After 25 years, AIDS PEI continues to overcome misconceptions surrounding infection


Trenton Smith and Dresmond Cudmore of the Lone Cry Singers play a song midway through the event. The aboriginal community is heavily involved with AIDS PEI. Daniel Brown photo.

By Daniel Brown

Feb. 3, 2017

Rev. John Lacey remembers the 1980s, when his friend was diagnosed as HIV-positive.

Whenever Lacey visited his friend, he would avoid using the towels out of fear of becoming infected.

In 1989, Lacey’s friend died due to the infection. Because of this, Lacey aimed to better understand HIV-AIDS.

“It made me aware of this whole phenomenon.”

In 1991, he helped create a board on P.E.I. to educate people about HIV-AIDS.

Lacey is not on the AIDS PEI board anymore, but he was invited to speak at an event on Feb. 1 at the UPEI Chaplaincy Centre.

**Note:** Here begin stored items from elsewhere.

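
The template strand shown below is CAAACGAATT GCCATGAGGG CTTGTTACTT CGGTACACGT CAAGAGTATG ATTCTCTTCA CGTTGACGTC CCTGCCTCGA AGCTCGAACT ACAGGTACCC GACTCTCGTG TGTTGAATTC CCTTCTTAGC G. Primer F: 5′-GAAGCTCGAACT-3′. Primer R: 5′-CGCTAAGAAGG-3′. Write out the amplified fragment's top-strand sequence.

5'-GAAGCTCGAACTACAGGTACCCGACTCTCGTGTGTTGAATTCCCTTCTTAGCG-3'

Forward primer GAAGCTCGAACT is found on the top strand at positions 79–90.
Reverse complement of the reverse primer: CCTTCTTAGCG. This occurs on the top strand at positions 121–131.
The product is the template from position 79 through 131 (53 bp).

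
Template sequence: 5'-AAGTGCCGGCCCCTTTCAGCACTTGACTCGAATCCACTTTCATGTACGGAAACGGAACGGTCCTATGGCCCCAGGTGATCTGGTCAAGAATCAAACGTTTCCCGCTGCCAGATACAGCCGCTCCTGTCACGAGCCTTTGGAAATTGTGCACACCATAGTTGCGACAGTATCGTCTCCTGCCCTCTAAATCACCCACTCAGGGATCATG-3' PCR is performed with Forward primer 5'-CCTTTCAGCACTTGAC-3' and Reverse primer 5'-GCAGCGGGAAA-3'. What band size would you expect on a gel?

Scanning the template, CCTTTCAGCACTTGAC occurs at positions 12–27; this primer anneals to the bottom strand there with its 3' end pointing downstream.
Reverse complement of the reverse primer: TTTCCCGCTGC. This occurs on the top strand at positions 98–108.
Amplicon spans positions 12–108: 97 bp.

97 bp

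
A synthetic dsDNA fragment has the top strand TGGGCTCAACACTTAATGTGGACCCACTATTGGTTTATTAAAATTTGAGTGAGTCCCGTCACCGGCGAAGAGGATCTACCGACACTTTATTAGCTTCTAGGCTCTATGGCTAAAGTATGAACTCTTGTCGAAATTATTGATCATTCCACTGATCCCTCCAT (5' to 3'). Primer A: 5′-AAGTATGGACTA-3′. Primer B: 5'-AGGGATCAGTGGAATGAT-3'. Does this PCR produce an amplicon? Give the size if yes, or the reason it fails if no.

No product — primer A has no binding site in the template.

Primer A (AAGTATGGACTA) does not match the top strand, and its reverse complement TAGTCCATACTT does not match either.
With no annealing site for primer A, no amplification occurs.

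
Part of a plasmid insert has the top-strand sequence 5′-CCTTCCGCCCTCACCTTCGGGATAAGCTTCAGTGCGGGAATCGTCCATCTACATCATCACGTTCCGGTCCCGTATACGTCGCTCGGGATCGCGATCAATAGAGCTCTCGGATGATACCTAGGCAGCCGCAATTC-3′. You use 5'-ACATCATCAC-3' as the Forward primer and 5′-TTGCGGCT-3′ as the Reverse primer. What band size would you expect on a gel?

Scanning the template, ACATCATCAC occurs at positions 51–60; this primer anneals to the bottom strand there with its 3' end pointing downstream.
The reverse primer's reverse complement is AGCCGCAA, which matches the template at positions 124–131.
Amplicon spans positions 51–131: 81 bp.

81 bp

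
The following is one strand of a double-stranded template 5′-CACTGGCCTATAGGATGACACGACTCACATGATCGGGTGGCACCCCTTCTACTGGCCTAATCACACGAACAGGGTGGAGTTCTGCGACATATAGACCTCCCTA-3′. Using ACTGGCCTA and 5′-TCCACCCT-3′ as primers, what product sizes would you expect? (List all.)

The forward primer ACTGGCCTA matches the top strand at positions 2–10, 51–59.
The reverse primer's reverse complement is AGGGTGGA, matching at positions 71–78.
Each forward site pairs with the reverse site to give a product ending at position 78: sizes 77, 28 bp.

77 bp, 28 bp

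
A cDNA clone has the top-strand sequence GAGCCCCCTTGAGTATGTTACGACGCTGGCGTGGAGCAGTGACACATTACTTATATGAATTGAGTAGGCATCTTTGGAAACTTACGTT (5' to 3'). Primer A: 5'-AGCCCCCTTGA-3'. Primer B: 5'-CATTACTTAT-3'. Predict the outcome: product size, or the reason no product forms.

Primer A (AGCCCCCTTGA) matches the top strand at positions 2–12 (3' end points downstream).
Primer B (CATTACTTAT) also matches the top strand directly, at positions 45–54 — its reverse complement ATAAGTAATG is not present.
Both primers anneal to the bottom strand with 3' ends pointing the same way, so neither can prime synthesis back toward the other.

No product — both primers anneal to the same strand and extend in the same direction.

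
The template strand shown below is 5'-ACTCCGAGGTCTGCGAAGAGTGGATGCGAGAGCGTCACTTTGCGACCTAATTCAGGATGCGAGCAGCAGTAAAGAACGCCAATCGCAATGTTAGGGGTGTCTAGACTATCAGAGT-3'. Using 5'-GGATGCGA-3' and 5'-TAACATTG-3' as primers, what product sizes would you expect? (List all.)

The forward primer GGATGCGA matches the top strand at positions 22–29, 55–62.
The reverse primer's reverse complement is CAATGTTA, matching at positions 86–93.
Each forward site pairs with the reverse site to give a product ending at position 93: sizes 72, 39 bp.

72 bp, 39 bp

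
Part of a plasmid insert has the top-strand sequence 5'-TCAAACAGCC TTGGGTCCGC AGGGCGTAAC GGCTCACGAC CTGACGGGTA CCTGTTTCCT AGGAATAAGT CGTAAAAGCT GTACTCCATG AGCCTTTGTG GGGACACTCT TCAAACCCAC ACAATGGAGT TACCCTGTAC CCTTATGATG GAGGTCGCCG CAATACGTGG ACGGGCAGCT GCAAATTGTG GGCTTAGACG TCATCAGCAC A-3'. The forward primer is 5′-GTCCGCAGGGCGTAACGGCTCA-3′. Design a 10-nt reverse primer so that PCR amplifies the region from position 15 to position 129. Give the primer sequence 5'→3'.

5'-CTCCATTGTG-3'

The product's 3' end on the top strand is position 129.
The reverse primer anneals to the top strand over positions 120–129, i.e. to CACAATGGAG.
Its sequence written 5'→3' is the reverse complement: CTCCATTGTG.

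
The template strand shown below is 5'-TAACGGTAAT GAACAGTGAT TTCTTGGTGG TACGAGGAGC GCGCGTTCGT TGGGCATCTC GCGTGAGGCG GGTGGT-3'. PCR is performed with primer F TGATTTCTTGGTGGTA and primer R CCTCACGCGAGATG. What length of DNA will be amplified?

The forward primer matches the template at positions 17–32.
Reverse complement of the reverse primer: CATCTCGCGTGAGG. This occurs on the top strand at positions 55–68.
The product runs from position 17 to position 68, so its length is 68 − 17 + 1 = 52 bp.

52 bp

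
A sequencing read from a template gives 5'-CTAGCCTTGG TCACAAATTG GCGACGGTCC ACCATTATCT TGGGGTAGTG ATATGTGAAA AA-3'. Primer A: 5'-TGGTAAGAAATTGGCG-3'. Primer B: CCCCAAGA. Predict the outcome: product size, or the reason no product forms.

No product — primer A has no binding site in the template.

Primer A (TGGTAAGAAATTGGCG) does not match the top strand, and its reverse complement CGCCAATTTCTTACCA does not match either.
With no annealing site for primer A, no amplification occurs.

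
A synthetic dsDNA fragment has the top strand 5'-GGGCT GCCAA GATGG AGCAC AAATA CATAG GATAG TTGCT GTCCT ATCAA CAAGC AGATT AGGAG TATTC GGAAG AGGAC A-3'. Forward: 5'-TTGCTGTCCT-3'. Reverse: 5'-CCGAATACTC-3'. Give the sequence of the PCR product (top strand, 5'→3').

Forward primer TTGCTGTCCT is found on the top strand at positions 36–45.
The reverse primer's reverse complement is GAGTATTCGG, which matches the template at positions 63–72.
The product is the template from position 36 through 72 (37 bp).

5'-TTGCTGTCCTATCAACAAGCAGATTAGGAGTATTCGG-3'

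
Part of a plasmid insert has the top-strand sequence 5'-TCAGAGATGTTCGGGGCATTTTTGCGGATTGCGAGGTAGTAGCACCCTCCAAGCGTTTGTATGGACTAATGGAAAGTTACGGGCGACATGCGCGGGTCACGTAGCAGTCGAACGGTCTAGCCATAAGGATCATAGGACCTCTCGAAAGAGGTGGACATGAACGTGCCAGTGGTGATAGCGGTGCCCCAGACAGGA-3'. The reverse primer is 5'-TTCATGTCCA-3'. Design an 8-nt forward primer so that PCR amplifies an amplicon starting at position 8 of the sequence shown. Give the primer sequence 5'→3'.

5'-TGTTCGGG-3'

The reverse primer's reverse complement TGGACATGAA matches the template at positions 152–161; the product starts at position 8.
The forward primer is identical to the top strand over positions 8–15: TGTTCGGG.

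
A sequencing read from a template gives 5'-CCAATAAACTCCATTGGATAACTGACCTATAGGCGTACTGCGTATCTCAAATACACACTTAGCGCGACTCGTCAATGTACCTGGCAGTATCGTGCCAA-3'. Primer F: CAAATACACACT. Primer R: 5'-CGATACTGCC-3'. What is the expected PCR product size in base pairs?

Scanning the template, CAAATACACACT occurs at positions 48–59; this primer anneals to the bottom strand there with its 3' end pointing downstream.
Taking the reverse complement of CGATACTGCC gives GGCAGTATCG, found at positions 83–92 on the template; the primer anneals here to the top strand with its 3' end pointing upstream.
Product length = (reverse-primer end) − (forward-primer start) + 1 = 92 − 48 + 1 = 45 bp.

45 bp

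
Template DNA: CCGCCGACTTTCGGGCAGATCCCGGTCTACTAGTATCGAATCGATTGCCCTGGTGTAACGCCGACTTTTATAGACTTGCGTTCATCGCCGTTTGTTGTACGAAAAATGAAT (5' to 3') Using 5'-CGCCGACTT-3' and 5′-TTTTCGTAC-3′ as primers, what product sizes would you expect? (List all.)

104 bp, 47 bp

The forward primer CGCCGACTT matches the top strand at positions 2–10, 59–67.
The reverse primer's reverse complement is GTACGAAAA, matching at positions 97–105.
Each forward site pairs with the reverse site to give a product ending at position 105: sizes 104, 47 bp.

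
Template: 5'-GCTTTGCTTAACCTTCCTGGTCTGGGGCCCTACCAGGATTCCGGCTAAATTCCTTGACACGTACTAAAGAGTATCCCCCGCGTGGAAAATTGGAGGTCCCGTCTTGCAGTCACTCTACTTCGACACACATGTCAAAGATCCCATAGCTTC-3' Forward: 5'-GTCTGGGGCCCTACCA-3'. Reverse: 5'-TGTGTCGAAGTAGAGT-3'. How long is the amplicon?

The forward primer matches the template at positions 20–35.
Reverse complement of the reverse primer: ACTCTACTTCGACACA. This occurs on the top strand at positions 112–127.
Product length = (reverse-primer end) − (forward-primer start) + 1 = 127 − 20 + 1 = 108 bp.

108 bp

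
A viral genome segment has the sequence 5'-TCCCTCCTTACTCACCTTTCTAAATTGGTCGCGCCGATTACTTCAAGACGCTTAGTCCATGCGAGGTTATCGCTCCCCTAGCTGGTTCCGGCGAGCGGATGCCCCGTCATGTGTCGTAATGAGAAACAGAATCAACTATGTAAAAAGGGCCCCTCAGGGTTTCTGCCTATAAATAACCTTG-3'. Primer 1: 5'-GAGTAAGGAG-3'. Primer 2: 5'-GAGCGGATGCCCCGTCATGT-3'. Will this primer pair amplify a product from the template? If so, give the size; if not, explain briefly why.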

The event was to celebrate World AIDS Day and Aboriginal AIDS Awareness Week, which takes place in early December but was delayed due to inclement weather.

It consisted of presentations, a candlelight vigil for victims of HIV-AIDS, and music by the aboriginal drum group Lone Cry Singers.

While it still exists today, there used to be much more shame in being HIV-positive. People would hide their diagnosis due to the nature of the infection, especially from family, Lacey said.

“The big thing around that time too was the fear factor.”

HIV-AIDS only spreads if someone with it has sex or shares blood injection equipment. When Lacey first started the organization, the mandate was simply to tackle the many misconceptions surrounding it.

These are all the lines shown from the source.